Nesta quarta-feira (16), o presidente da Câmara, Rodrigo Maia (DEM-RJ), criticou a postura do ministro da Saúde, Eduardo Pazuello. Segundo Maia, o general é um desastre para o Brasil e também para o Governo. Além disso, ele afirmou que Pazuello compromete a imagem do Exército brasileiro com sua “incompetência”.

As críticas de Maia foram feitas para jornalistas, em um café da manhã, na residência oficial da Câmara. Maia afirmou que o ministro da Saúde está indo muito mal na administração do ministério e que se perdeu na gestão da pasta.

O deputado pontuou que neste momento delicado que o país enfrenta a pandemia, da forma como o Ministério está sendo conduzido, quem irá pagar a conta será a sociedade.

Ele ironizou o fato de Pazuello ter sido elogiado e ressaltou que ate o momento ele não apresentou nada de concreto para a vacina.

Rodrigo Maia disse que o general pode prejudicar a imagem do Exército brasileiro por não apresentar nada de organizado para a vacina. Ele ressaltou que o número de casos de infectados do coronavírus é algo alarmante, que precisa de uma articulação elaborada e de melhor qualidade entre governos federal, estadual e municipal.

O deputado também destacou que o Exército pode perder o que conquistou nos últimos anos com a imagem de redemocratização. Ele disse que Pazuello pode ser bom para a logística do Exército, entretanto para o Ministério da Saúde ele é péssimo, "um desastre".

Rodrigo Maia criticou a atuação de Pazuello no mesmo dia em que o Ministério da Saúde divulgou oficialmente o plano nacional de vacinação.

Pazuello fala sobre assinatura de termo para vacina contra Covid-19

Nesta quarta-feira, Pazuello informou que quem tomar vacina emergencial contra a Covid-19 deverá assinar um termo de compromisso assumindo todas as responsabilidades concernentes aos efeitos que a mesma pode apresentar.

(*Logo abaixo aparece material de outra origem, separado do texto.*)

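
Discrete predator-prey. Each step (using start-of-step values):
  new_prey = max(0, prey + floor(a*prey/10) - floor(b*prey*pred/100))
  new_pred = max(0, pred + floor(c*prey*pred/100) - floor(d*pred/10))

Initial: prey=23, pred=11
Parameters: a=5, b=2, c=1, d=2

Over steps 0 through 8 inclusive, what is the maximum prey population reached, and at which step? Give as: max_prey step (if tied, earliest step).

Step 1: prey: 23+11-5=29; pred: 11+2-2=11
Step 2: prey: 29+14-6=37; pred: 11+3-2=12
Step 3: prey: 37+18-8=47; pred: 12+4-2=14
Step 4: prey: 47+23-13=57; pred: 14+6-2=18
Step 5: prey: 57+28-20=65; pred: 18+10-3=25
Step 6: prey: 65+32-32=65; pred: 25+16-5=36
Step 7: prey: 65+32-46=51; pred: 36+23-7=52
Step 8: prey: 51+25-53=23; pred: 52+26-10=68
Max prey = 65 at step 5

Answer: 65 5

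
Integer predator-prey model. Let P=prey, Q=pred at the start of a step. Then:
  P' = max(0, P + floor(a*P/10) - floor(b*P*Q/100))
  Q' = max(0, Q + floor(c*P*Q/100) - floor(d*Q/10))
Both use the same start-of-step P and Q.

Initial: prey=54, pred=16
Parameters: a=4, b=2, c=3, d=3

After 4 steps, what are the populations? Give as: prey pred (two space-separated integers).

Step 1: prey: 54+21-17=58; pred: 16+25-4=37
Step 2: prey: 58+23-42=39; pred: 37+64-11=90
Step 3: prey: 39+15-70=0; pred: 90+105-27=168
Step 4: prey: 0+0-0=0; pred: 168+0-50=118

Answer: 0 118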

O presidente Bolsonaro (sem partido) se mostrou a favor da medida. Entretanto, recebeu críticas de especialistas da área, que afirmaram que a medida dificultará ainda mais o processo de vacinação no Brasil.

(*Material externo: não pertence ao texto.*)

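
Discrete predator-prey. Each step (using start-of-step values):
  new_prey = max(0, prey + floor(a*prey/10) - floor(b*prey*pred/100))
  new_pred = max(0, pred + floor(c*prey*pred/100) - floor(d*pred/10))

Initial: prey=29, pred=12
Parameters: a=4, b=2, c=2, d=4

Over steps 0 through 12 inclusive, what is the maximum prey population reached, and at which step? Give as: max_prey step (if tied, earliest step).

Step 1: prey: 29+11-6=34; pred: 12+6-4=14
Step 2: prey: 34+13-9=38; pred: 14+9-5=18
Step 3: prey: 38+15-13=40; pred: 18+13-7=24
Step 4: prey: 40+16-19=37; pred: 24+19-9=34
Step 5: prey: 37+14-25=26; pred: 34+25-13=46
Step 6: prey: 26+10-23=13; pred: 46+23-18=51
Step 7: prey: 13+5-13=5; pred: 51+13-20=44
Step 8: prey: 5+2-4=3; pred: 44+4-17=31
Step 9: prey: 3+1-1=3; pred: 31+1-12=20
Step 10: prey: 3+1-1=3; pred: 20+1-8=13
Step 11: prey: 3+1-0=4; pred: 13+0-5=8
Step 12: prey: 4+1-0=5; pred: 8+0-3=5
Max prey = 40 at step 3

Answer: 40 3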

Segundo Pazuello, o termo será obrigatório apenas para as vacinas de uso emergencial contra a Covid-19.

Pazuello diz que SUS priorizará todas as vacinas produzidas no país

O ministro da Saúde afirmou que todas as vacinas que são produzidas no Brasil terão prioridade no Sistema Único de Saúde (SUS). Ele citou como exemplo a Coronavac, que está sendo fabricada pelo Instituto Butantan e pela farmacêutica chinesa Sinovac.

No mês de outubro, o ministro anunciou a compra da Coronavac, durante uma reunião virtual realizada com mais de 23 governadores. Entretanto, menos de 24 horas após o anúncio dele, Bolsonaro desautorizou a compra do imunizante.